Recipient Organization
UNIVERSITY OF NEVADA
(N/A)
RENO,NV 89557
Performing Department
(N/A)
Non Technical Summary
The overarching goal of this PARTNERSHIP proposal is to use new CRISPR/Cas9 mutants of sorghum [Sorghum bicolor (L.) Moench] to identify which gene at the INHIBITION OF ALIEN POLLEN (IAP) locus controls the ability of alien pollen tubes to reach the ovary during interspecific cross-pollination. IAP is the only known reproductive barrier locus in sorghum. We will characterize general plant morphology, reproductive biology, off-target copy number, and target gene expression in three mutant lines having lesions in three candidate genes at IAP (one putatively knocked-out gene per line). The specific iap allele (or combination thereof) that reduces/knocks out the expression of the inhibited alien pollen phenotype will be identified. Our specific aims are to 1) Identify which iap allele (or combination of alleles) enables alien pollen tubes to reach the sorghum ovary, 2) Differentiate tissue-specific gene expression profiles during cross-pollination events, and 3) Identify key genes involved in a compatible versus incompatible cross-pollination event using a co-expression analysis across different timepoints.
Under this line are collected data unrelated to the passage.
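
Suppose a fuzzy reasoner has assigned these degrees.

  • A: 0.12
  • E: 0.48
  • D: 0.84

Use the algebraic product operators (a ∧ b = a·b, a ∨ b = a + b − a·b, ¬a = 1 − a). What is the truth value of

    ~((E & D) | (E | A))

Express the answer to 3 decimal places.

E & D = a·b on (0.4800, 0.8400) = 0.4032
E | A = a + b − a·b on (0.4800, 0.1200) = 0.5424
(E & D) | (E | A) = a + b − a·b on (0.4032, 0.5424) = 0.7269
~((E & D) | (E | A)) = 1 − 0.7269 = 0.2731

0.273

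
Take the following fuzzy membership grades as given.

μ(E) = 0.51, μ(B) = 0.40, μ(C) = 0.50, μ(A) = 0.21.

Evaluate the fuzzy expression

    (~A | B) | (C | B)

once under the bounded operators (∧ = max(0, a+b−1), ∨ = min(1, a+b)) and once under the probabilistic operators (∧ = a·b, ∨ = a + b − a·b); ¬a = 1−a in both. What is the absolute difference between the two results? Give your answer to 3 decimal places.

0.038

Under bounded:
  ~A = 1 − 0.21 = 0.79
  ~A | B = min(1, a+b) on (0.79, 0.40) = 1.00
  C | B = min(1, a+b) on (0.50, 0.40) = 0.90
  (~A | B) | (C | B) = min(1, a+b) on (1.00, 0.90) = 1.00
  → value = 1.0000
Under probabilistic:
  ~A = 1 − 0.2100 = 0.7900
  ~A | B = a + b − a·b on (0.7900, 0.4000) = 0.8740
  C | B = a + b − a·b on (0.5000, 0.4000) = 0.7000
  (~A | B) | (C | B) = a + b − a·b on (0.8740, 0.7000) = 0.9622
  → value = 0.9622
|1.0000 − 0.9622| = 0.038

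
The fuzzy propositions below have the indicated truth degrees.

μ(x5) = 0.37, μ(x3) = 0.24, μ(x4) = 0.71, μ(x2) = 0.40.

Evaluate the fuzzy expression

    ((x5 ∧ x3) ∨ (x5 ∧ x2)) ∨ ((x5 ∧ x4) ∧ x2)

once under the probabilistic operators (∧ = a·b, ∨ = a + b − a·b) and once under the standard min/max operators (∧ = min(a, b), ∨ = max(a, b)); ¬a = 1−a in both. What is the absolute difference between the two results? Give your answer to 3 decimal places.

0.065

Under probabilistic:
  x5 ∧ x3 = a·b on (0.3700, 0.2400) = 0.0888
  x5 ∧ x2 = a·b on (0.3700, 0.4000) = 0.1480
  (x5 ∧ x3) ∨ (x5 ∧ x2) = a + b − a·b on (0.0888, 0.1480) = 0.2237
  x5 ∧ x4 = a·b on (0.3700, 0.7100) = 0.2627
  (x5 ∧ x4) ∧ x2 = a·b on (0.2627, 0.4000) = 0.1051
  ((x5 ∧ x3) ∨ (x5 ∧ x2)) ∨ ((x5 ∧ x4) ∧ x2) = a + b − a·b on (0.2237, 0.1051) = 0.3052
  → value = 0.3052
Under standard min/max:
  x5 ∧ x3 = min(a, b) on (0.37, 0.24) = 0.24
  x5 ∧ x2 = min(a, b) on (0.37, 0.40) = 0.37
  (x5 ∧ x3) ∨ (x5 ∧ x2) = max(a, b) on (0.24, 0.37) = 0.37
  x5 ∧ x4 = min(a, b) on (0.37, 0.71) = 0.37
  (x5 ∧ x4) ∧ x2 = min(a, b) on (0.37, 0.40) = 0.37
  ((x5 ∧ x3) ∨ (x5 ∧ x2)) ∨ ((x5 ∧ x4) ∧ x2) = max(a, b) on (0.37, 0.37) = 0.37
  → value = 0.3700
|0.3052 − 0.3700| = 0.065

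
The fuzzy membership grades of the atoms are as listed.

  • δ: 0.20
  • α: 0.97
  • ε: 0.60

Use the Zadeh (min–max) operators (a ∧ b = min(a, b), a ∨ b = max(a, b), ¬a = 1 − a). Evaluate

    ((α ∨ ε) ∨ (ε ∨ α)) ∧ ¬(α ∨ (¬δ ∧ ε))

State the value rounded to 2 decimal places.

0.03

α ∨ ε = max(a, b) on (0.97, 0.60) = 0.97
ε ∨ α = max(a, b) on (0.60, 0.97) = 0.97
(α ∨ ε) ∨ (ε ∨ α) = max(a, b) on (0.97, 0.97) = 0.97
¬δ = 1 − 0.20 = 0.80
¬δ ∧ ε = min(a, b) on (0.80, 0.60) = 0.60
α ∨ (¬δ ∧ ε) = max(a, b) on (0.97, 0.60) = 0.97
¬(α ∨ (¬δ ∧ ε)) = 1 − 0.97 = 0.03
((α ∨ ε) ∨ (ε ∨ α)) ∧ ¬(α ∨ (¬δ ∧ ε)) = min(a, b) on (0.97, 0.03) = 0.03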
Our long-term vision is to use information gained from the new CRISPR mutants to develop methods to either prevent or encourage outcrossing among sorghum and its wild relatives, depending on context. For example, outcrossing between the crop and closely-related weeds is undesirable, but enhancing the abiotic stress tolerance of the crop through breeding with more distant relatives is desirable.
Animal Health Component
(N/A)
Research Effort Categories
Basic
100%
Applied
(N/A)
Developmental
(N/A)
Goals / Objectives
The long-term goal of this research is to develop two types of new sorghum cultivars with different outcrossing abilities: those having a reduced capacity to accept the pollen of close wild relatives (by strengthening the reproductive barrier), and those having an enhanced capacity to accept the "alien" pollen of distant wild relatives (by removing the barrier).With this in mind, the specific goal of this project is to identify the causal genes contained within the INHIBITION OF ALIEN POLLEN (IAP) locus, which is currently the only known reproductive barrier locus (pre- or post-zygotic) in the Sorghum genus. Our previous efforts have identified three candidate genes involved in pistil-expressed cross-incompatibility at the IAP locus, but the strongest candidate (Sobic.002g023300) is not represented in any publicly available mutant libraries. Therefore, we have used CRISPR/Cas9 to generate three iap mutant lines (each having a lesion in one candidate gene) in a common genetic background (Tx430), and we propose to characterize the effects of each mutation on gene expression, plant morphology, and reproductive biology in order to pinpoint the causal allele(s) and ultimately create a set of publicly available plant materials and resources that will enable long-term studies of reproductive biology in the Sorghum crop-wild species complex.
Project Methods
Our efforts will be used to:Identify which iap allele (or combination of alleles) enables alien pollen tubes to reach the sorghum ovary in an interspecific cross. The winning mutant plants (having one or more iap alleles) will be evaluated for general plant morphology, reproductive biology, off-target copy number, and target gene expression. The causal allele will be validated by crossing to untransformed wild-type sorghum and observing restoration of the IAP phenotype, then backcrossing to the iap donor and observing restoration of the iap phenotype. The outputs of this aim will include confirmation of the causative IAP allele and a set of backcrossed lines with the iap knockout that can be used in further studies of CI in the Sorghum genus.Differentiate tissue-specific gene expression profiles for pollen and pistils during cross-pollination events. RNA-Seq data from the pistils and pollen of S. bicolor and S. plumosum will first be evaluated separately to identify variants that can be used to distinguish the two species, and then mixed samples of pollinated pistils will be genotyped based on these variants. The outputs of this aim will include tissue-specific expression profiles that can be used to distinguish cross-talk between male and female factors involved in pollination, and a bioinformatics pipeline that can be used to efficiently analyze pollinated pistils in future studies.Identify key genes involved in a compatible versus incompatible cross-pollination event using a co-expression analysis across different timepoints. RNA-Seq data from pollinated pistils will be collected at multiple timepoints following the initial pollination event and evaluated in networks of correlated genes that will be constructed based on similarities in their expression profiles over time. The outputs of this aim will include a list of genes possibly interacting with the IAP locus, and results will also be used to validate phenotypes observed in Aim 1 to confirm the expression or knockout of causal genes. Data will be analyzed to preliminarily identify any additional, as-yet-unidentified mechanisms of CI in Sorghum species by comparing it to other grasses.